In [3]:
import scipy.sparse as sps
import numpy as np

## scipy.sparse --- Overview

##### 稀疏矩阵的类
    bsr_matrix - Block Sparse Row matrix
    coo_matrix - A sparse matrix in COOrdinate format
    csc_matrix - Compressed Sparse Column matrix
    csr_matrix - Compressed Sparse Row matrix
    dia_matrix - Sparse matrix with DIAgonal storage
    dok_matrix - Dictionary Of Keys based sparse matrix
    lil_matrix - Row-based list of lists sparse matrix
    spmatrix - Sparse matrix base class

##### 子模块
    csgraph - Compressed sparse graph routines
    linalg - sparse linear algebra routines


##### 异常类
    SparseEfficiencyWarning
    SparseWarning

##### 函数
    eye - Sparse MxN matrix whose k-th diagonal is all ones
    identity - Identity matrix in sparse format
    kron - kronecker product of two sparse matrices
    kronsum - kronecker sum of sparse matrices
    diags - Return a sparse matrix from diagonals
    spdiags - Return a sparse matrix from diagonals
    block_diag - Build a block diagonal sparse matrix
    tril - Lower triangular portion of a matrix in sparse format
    triu - Upper triangular portion of a matrix in sparse format
    bmat - Build a sparse matrix from sparse sub-blocks
    hstack - Stack sparse matrices horizontally (column wise)
    vstack - Stack sparse matrices vertically (row wise)
    rand - Random values in a given shape
    random - Random values in a given shape
    find


##### 稀疏矩阵的保存与加载
    save_npz - Save a sparse matrix to a file using `.npz` format.
    load_npz - Load a sparse matrix from a file using `.npz` format.


##### 稀疏矩阵的判定
    issparse
    isspmatrix
    isspmatrix_csc
    isspmatrix_csr
    isspmatrix_bsr
    isspmatrix_lil
    isspmatrix_dok
    isspmatrix_coo
    isspmatrix_dia


##### DATA
    __all__ = ['SparseEfficiencyWarning', 'SparseWarning', 'base', 'block_...


### 使用

SciPy 提供了 7 种稀疏矩阵类型：
1. csc_matrix: Compressed Sparse Column format
2. csr_matrix: Compressed Sparse Row format
3. bsr_matrix: Block Sparse Row format
4. lil_matrix: List of Lists format
5. dok_matrix: Dictionary of Keys format
6. coo_matrix: COOrdinate format (aka IJV, triplet format)
7. dia_matrix: DIAgonal format

可以使用`dok_matrix`或`lil_matrix`来快速构建一个矩阵，其中`lil_matrix`支持类似 NumPy 数组的语法，例如切片、索引等操作。

尽管这些矩阵与 NumPy 数组类似，但由于 NumPy 无法正确地对其转换并用于计算，从而可能会得到错误输出；因此如果想对某数组应用 NumPy 函数时，建议先查看 SciPy 类是否有其自己的实现函数，或事先将这些稀疏矩阵转换为 NumPy 数组。
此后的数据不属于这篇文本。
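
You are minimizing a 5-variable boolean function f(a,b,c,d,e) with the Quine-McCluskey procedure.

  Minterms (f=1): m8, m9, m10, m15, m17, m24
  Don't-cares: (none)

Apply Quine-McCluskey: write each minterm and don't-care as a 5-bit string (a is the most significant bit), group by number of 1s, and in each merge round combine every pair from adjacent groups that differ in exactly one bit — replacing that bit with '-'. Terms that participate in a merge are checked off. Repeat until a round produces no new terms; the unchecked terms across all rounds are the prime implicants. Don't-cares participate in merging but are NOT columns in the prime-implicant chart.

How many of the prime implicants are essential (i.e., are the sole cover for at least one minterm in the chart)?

[col 0] 01000*, 01001*, 01010*, 01111, 10001, 11000*
[col 1] -1000, 010-0, 0100-
Prime implicants: -1000, 010-0, 0100-, 01111, 10001
PI chart (minterm → PIs covering it):
  8 | -1000,010-0,0100-
  9 | 0100-  (sole → essential)
  10 | 010-0  (sole → essential)
  15 | 01111  (sole → essential)
  17 | 10001  (sole → essential)
  24 | -1000  (sole → essential)
Essential prime implicants: -1000, 010-0, 0100-, 01111, 10001

5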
执行乘法或求逆之类的操作时，建议先将矩阵转换为`CSC`或`CSR`格式；`lil_matrix`格式是基于行的，因此`CSR`格式计算效率更高，而`CSC`会稍差一些；所有`CSR`、`CSC`和`COO`格式之间的转换时间都是线性的。


#### Matrix vector product

The CSR format is specially suitable for fast matrix vector products.

Example 1

Construct a 1000x1000 lil_matrix and add some values to it:
``
>>> from scipy.sparse import lil_matrix
>>> from scipy.sparse.linalg import spsolve
>>> from numpy.linalg import solve, norm
>>> from numpy.random import rand

>>> A = lil_matrix((1000, 1000))
>>> A[0, :100] = rand(100)
>>> A[1, 100:200] = A[0, :100]
>>> A.setdiag(rand(1000))
``
Now convert it to CSR format and solve A x = b for x:
``
>>> A = A.tocsr()
>>> b = rand(1000)
>>> x = spsolve(A, b)
``
Convert it to a dense matrix and solve, and check that the result
is the same:
``
>>> x_ = solve(A.toarray(), b)
``
Now we can compute norm of the error with:
``
>>> err = norm(x-x_)
>>> err < 1e-10
True
``
It should be small :)


Example 2

Construct a matrix in COO format:
``
>>> from scipy import sparse
>>> from numpy import array
>>> I = array([0,3,1,0])
>>> J = array([0,3,1,2])
>>> V = array([4,5,7,9])
>>> A = sparse.coo_matrix((V,(I,J)),shape=(4,4))
``
Notice that the indices do not need to be sorted.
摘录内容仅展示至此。